On Mon, Apr 2, 2012 at 6:16 PM, Kevin Grittner
<Kevin.Grittner@...ourts.gov> wrote:
> ... which shows version 8.1 as having reached end-of-life and gone
> out of support five years after release, in November, 2010.

Thank you for sharing your view. Let's me take this opportunity
to tell my arguments why I think an advisory with this
information could be suited.



Yes, all this is true. However, not everyone knows all that and
can "apply usual expectations".

So you don't have old clients running anywhere? Others may follow
the idea not to change a running system (at least as supported by
vendor) but for some reason upgraded one of their databases to a
newer version.

Is this such an unlikely situation that some few old applications
connect to a database which later is updated because some newer
applications benefit from newer database features? Or because the
database server hard- and software is upgraded to keep increasing
performance requirements?

Of course for an expert focusing PostgreSQL / JDBC all this is
known, clear and obvious, but for the less experienced people,
for example application developers, it might not be the case.
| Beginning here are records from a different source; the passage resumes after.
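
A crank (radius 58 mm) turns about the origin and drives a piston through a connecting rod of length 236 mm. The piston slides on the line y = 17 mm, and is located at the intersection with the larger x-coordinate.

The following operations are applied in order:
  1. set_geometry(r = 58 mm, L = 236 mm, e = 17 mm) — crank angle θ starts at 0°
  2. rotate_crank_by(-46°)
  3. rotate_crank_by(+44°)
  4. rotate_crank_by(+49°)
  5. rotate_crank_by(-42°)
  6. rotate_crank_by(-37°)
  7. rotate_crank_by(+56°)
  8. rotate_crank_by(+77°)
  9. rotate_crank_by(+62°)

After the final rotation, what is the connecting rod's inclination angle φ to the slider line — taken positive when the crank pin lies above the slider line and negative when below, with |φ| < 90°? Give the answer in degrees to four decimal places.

set_geometry: r = 58 mm, L = 236 mm, e = 17 mm; θ ← 0°
rotate_crank_by(-46°): θ ← 0° -46° = -46°
rotate_crank_by(+44°): θ ← -46° +44° = -2°
rotate_crank_by(+49°): θ ← -2° +49° = 47°
rotate_crank_by(-42°): θ ← 47° -42° = 5°
rotate_crank_by(-37°): θ ← 5° -37° = -32°
rotate_crank_by(+56°): θ ← -32° +56° = 24°
rotate_crank_by(+77°): θ ← 24° +77° = 101°
rotate_crank_by(+62°): θ ← 101° +62° = 163°
crank pin P = (r cos θ, r sin θ) = (-55.465676, 16.957559)
h = r sin θ − e = 16.957559 − 17 = -0.042441
sin φ = h / L = -0.042441 / 236 = -0.00017984
φ = arcsin(-0.00017984) = -0.010304°

-0.0103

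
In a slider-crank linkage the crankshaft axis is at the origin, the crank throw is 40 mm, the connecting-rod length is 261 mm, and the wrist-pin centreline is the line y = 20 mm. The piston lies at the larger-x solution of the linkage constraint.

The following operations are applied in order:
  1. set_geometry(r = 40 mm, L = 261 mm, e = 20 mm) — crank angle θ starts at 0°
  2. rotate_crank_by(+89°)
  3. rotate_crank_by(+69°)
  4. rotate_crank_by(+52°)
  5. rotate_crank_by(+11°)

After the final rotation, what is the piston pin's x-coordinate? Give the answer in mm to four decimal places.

set_geometry: r = 40 mm, L = 261 mm, e = 20 mm; θ ← 0°
rotate_crank_by(+89°): θ ← 0° +89° = 89°
rotate_crank_by(+69°): θ ← 89° +69° = 158°
rotate_crank_by(+52°): θ ← 158° +52° = 210°
rotate_crank_by(+11°): θ ← 210° +11° = 221°
crank pin P = (r cos θ, r sin θ) = (-30.188383, -26.242361)
h = r sin θ − e = -26.242361 − 20 = -46.242361
x = r cos θ + √(L² − h²) = -30.188383 + √(68121.0 − 2138.3560) = -30.188383 + 256.870870 = 226.682487

226.6825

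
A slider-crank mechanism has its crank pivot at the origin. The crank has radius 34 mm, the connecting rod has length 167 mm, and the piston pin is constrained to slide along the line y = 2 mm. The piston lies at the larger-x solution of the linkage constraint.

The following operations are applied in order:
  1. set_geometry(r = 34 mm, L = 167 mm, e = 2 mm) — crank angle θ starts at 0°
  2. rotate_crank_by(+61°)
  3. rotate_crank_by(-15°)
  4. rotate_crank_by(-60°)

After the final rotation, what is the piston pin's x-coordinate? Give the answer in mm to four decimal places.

199.6767

set_geometry: r = 34 mm, L = 167 mm, e = 2 mm; θ ← 0°
rotate_crank_by(+61°): θ ← 0° +61° = 61°
rotate_crank_by(-15°): θ ← 61° -15° = 46°
rotate_crank_by(-60°): θ ← 46° -60° = -14°
crank pin P = (r cos θ, r sin θ) = (32.990055, -8.225344)
h = r sin θ − e = -8.225344 − 2 = -10.225344
x = r cos θ + √(L² − h²) = 32.990055 + √(27889.0 − 104.5577) = 32.990055 + 166.686659 = 199.676714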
Java developers may follow "run everywhere" as long as the test
suites pass (which might not include security penetration testing
and even if so may fail to detect the problem).

Who is in charge to know that such a combination is insecure? The
application vendors might not know which JDBC / DBMS combination
a customer might use. At the customer site IT professionals may
choose supported distributions and may not know details of
PostgreSQL version requirements, especially if not stated in the
manuals.

The last 8.1 version (build) is from 2010, so someone could
assume it would still be supported. I think this shouldn't be
mentioned only somewhere on a web page, but in the appropriate
users manuals.

Often so many things are used by projects that it could be very
hard trying to read all related mailing lists.

When using a linux distribution that is still supported by the
vendor, I think it is reasonable to assume the included packages
are still supported at least by the same vendor.

I talked with a (very) few people, no one had assumed that; the
assumption was "install all vendor patches and be safe for known
issues" and that different versions either work securely or not
at all.

IMHO also misleading seems to be the term "protocol version 3". I
think this really suggests that any protocol version 3 client
could connect to any protocol version 3 server.
But this is not true. There are many different protocol
version 3 versions, but I don't think that this is commonly
understood by end users. I know that it is nowhere told that it
would be interoperable, but I think a common assumption would be
that protocol v3 is interoperable with protocol v3.

The current situation seems to be "you cannot use older versions
of your enterprise long term support distribution to connect newer
versions of your enterprise long term support one", which in my
point of view had been worth an advisory, but maintainers seem to
conclude that what is not supported from the project does not
need to be supported by the distribution.

Maybe maintainers could decide to provide an advisory anyway, be
it only summarizing the issue. I understand that creating a patch
would be much effort, is not supported and disliked, but
spreading the information could be suited nevertheless.
Distributors could decide to pack newer versions. Even if not,
Distribution customers then at least could decide to upgrade
their systems and/or manually install a suited driver version.

Knowing the issue is needed in any case, I think.